Streamlining Mass Production of Printable Electronics

” Memory devices — as a subset of electronic functions that includes logic, sensors and displays — have undergone an exponential increase in integration and performance known as Moore’s Law. In parallel, our daily lives increasingly involve an assortment of relatively low-performance electronic functions implemented in computer chips on credit cards, in-home appliances, and even smart tags on consumer products. While memory devices are becoming progressively more flexible, their ease of fabrication and integration in low performance applications have been generally been treated as being of secondary importance. But now, thanks to the work of a group of researchers at Munich University of Applied Sciences in Germany and INRS-EMT in Canada, this is about to change.

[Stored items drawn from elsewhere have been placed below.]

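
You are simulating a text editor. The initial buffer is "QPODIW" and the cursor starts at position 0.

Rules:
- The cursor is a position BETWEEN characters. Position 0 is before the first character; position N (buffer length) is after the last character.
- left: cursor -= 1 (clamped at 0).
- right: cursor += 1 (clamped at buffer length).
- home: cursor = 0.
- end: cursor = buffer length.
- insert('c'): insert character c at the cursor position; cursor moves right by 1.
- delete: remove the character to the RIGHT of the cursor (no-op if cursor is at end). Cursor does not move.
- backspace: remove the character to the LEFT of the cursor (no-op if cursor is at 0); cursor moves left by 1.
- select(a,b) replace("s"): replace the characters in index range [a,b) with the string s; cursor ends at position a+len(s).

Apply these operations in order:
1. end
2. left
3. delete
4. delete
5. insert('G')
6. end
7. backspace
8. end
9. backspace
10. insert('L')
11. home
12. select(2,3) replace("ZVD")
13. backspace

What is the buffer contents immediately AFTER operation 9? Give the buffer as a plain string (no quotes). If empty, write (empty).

After op 1 (end): buf='QPODIW' cursor=6
After op 2 (left): buf='QPODIW' cursor=5
After op 3 (delete): buf='QPODI' cursor=5
After op 4 (delete): buf='QPODI' cursor=5
After op 5 (insert('G')): buf='QPODIG' cursor=6
After op 6 (end): buf='QPODIG' cursor=6
After op 7 (backspace): buf='QPODI' cursor=5
After op 8 (end): buf='QPODI' cursor=5
After op 9 (backspace): buf='QPOD' cursor=4

Answer: QPOD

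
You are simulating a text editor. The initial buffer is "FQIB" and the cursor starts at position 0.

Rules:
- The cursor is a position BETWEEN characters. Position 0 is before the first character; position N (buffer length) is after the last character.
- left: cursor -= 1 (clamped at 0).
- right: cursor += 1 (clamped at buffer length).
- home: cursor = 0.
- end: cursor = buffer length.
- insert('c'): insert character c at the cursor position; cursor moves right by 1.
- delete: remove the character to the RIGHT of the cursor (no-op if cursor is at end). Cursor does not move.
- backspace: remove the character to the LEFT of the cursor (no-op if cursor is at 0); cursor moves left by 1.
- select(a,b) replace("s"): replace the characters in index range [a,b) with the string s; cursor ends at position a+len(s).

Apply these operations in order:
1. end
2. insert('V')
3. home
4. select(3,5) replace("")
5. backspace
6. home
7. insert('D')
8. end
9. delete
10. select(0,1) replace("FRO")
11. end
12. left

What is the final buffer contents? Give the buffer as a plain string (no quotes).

After op 1 (end): buf='FQIB' cursor=4
After op 2 (insert('V')): buf='FQIBV' cursor=5
After op 3 (home): buf='FQIBV' cursor=0
After op 4 (select(3,5) replace("")): buf='FQI' cursor=3
After op 5 (backspace): buf='FQ' cursor=2
After op 6 (home): buf='FQ' cursor=0
After op 7 (insert('D')): buf='DFQ' cursor=1
After op 8 (end): buf='DFQ' cursor=3
After op 9 (delete): buf='DFQ' cursor=3
After op 10 (select(0,1) replace("FRO")): buf='FROFQ' cursor=3
After op 11 (end): buf='FROFQ' cursor=5
After op 12 (left): buf='FROFQ' cursor=4

Answer: FROFQ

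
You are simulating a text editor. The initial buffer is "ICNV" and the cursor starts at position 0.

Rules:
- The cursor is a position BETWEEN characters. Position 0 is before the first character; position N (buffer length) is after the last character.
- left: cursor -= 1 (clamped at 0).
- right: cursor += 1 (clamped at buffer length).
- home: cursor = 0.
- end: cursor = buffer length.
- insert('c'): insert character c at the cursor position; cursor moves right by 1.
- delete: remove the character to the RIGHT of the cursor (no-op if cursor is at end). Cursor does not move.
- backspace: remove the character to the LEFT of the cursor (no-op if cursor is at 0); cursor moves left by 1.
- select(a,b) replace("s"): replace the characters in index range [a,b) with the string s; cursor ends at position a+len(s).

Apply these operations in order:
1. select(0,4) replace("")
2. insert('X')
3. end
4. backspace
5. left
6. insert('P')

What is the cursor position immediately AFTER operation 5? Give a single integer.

Answer: 0

Derivation:
After op 1 (select(0,4) replace("")): buf='(empty)' cursor=0
After op 2 (insert('X')): buf='X' cursor=1
After op 3 (end): buf='X' cursor=1
After op 4 (backspace): buf='(empty)' cursor=0
After op 5 (left): buf='(empty)' cursor=0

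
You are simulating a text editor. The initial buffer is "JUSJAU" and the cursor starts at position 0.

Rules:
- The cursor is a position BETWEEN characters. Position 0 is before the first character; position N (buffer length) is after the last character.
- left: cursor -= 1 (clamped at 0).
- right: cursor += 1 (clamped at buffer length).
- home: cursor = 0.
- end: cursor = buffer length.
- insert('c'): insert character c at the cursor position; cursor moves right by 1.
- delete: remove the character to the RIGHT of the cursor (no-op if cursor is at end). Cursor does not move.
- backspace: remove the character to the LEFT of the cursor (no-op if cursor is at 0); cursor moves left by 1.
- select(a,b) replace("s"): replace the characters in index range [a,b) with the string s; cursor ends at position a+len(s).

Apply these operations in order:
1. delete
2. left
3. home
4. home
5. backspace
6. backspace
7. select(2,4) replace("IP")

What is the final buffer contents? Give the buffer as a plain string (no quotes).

After op 1 (delete): buf='USJAU' cursor=0
After op 2 (left): buf='USJAU' cursor=0
After op 3 (home): buf='USJAU' cursor=0
After op 4 (home): buf='USJAU' cursor=0
After op 5 (backspace): buf='USJAU' cursor=0
After op 6 (backspace): buf='USJAU' cursor=0
After op 7 (select(2,4) replace("IP")): buf='USIPU' cursor=4

Answer: USIPU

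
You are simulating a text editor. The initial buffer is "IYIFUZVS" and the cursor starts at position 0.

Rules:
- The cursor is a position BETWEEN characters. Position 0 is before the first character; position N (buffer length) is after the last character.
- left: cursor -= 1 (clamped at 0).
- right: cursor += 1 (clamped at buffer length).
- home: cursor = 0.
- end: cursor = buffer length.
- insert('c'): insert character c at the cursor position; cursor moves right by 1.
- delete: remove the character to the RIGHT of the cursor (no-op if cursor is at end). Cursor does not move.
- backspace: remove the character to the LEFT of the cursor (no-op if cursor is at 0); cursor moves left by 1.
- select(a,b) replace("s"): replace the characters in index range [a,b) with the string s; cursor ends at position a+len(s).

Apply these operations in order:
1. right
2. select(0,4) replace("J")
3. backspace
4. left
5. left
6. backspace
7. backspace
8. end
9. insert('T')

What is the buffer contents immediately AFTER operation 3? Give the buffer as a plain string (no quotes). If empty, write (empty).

After op 1 (right): buf='IYIFUZVS' cursor=1
After op 2 (select(0,4) replace("J")): buf='JUZVS' cursor=1
After op 3 (backspace): buf='UZVS' cursor=0

Answer: UZVS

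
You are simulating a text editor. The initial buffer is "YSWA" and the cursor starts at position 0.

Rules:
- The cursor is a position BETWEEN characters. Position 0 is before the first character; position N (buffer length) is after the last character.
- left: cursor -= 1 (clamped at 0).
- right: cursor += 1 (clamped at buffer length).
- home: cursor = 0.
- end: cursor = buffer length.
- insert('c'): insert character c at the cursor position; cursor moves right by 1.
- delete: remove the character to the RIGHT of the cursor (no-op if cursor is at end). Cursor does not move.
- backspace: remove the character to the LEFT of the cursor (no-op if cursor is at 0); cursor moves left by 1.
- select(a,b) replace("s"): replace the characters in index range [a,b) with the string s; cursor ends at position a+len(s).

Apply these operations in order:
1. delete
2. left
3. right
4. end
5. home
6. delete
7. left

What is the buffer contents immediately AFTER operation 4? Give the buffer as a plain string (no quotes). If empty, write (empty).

After op 1 (delete): buf='SWA' cursor=0
After op 2 (left): buf='SWA' cursor=0
After op 3 (right): buf='SWA' cursor=1
After op 4 (end): buf='SWA' cursor=3

Answer: SWA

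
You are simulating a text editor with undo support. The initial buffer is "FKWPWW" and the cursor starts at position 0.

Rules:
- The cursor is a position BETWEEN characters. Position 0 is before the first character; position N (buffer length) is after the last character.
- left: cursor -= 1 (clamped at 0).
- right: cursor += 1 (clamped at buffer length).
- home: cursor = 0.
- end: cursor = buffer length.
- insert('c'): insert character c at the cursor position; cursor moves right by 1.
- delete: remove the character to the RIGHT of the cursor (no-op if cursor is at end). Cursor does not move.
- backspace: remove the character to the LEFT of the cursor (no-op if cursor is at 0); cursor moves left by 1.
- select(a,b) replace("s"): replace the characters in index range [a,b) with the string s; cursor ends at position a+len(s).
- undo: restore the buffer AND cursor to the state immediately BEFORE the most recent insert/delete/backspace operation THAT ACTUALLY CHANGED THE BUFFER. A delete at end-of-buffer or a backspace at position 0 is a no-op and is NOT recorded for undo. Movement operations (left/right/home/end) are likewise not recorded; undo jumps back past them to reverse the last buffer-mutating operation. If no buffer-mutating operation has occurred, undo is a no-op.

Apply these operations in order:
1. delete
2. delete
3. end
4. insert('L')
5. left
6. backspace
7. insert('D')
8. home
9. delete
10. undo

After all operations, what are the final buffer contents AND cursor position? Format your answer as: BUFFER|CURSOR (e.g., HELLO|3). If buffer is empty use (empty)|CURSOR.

After op 1 (delete): buf='KWPWW' cursor=0
After op 2 (delete): buf='WPWW' cursor=0
After op 3 (end): buf='WPWW' cursor=4
After op 4 (insert('L')): buf='WPWWL' cursor=5
After op 5 (left): buf='WPWWL' cursor=4
After op 6 (backspace): buf='WPWL' cursor=3
After op 7 (insert('D')): buf='WPWDL' cursor=4
After op 8 (home): buf='WPWDL' cursor=0
After op 9 (delete): buf='PWDL' cursor=0
After op 10 (undo): buf='WPWDL' cursor=0

Answer: WPWDL|0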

Additive manufacturing, perhaps best known because of 3-D printing, allows for a streamlined process flow — eliminating complex lithography and material removal steps at the detriment of feature size, which is in many cases not critical for memory devices in less computationally demanding uses. Inkjet printing is a common office technology that competes with laser printing. It offers the added benefit of a straightforward transfer from inkjet to roll-to-roll printing. In an article appearing this week in Applied Physics Letters, from AIP Publishing, the group presents a proof of concept, using resistive memory (ReRAM) that now paves the way for mass-producing printable electronics.”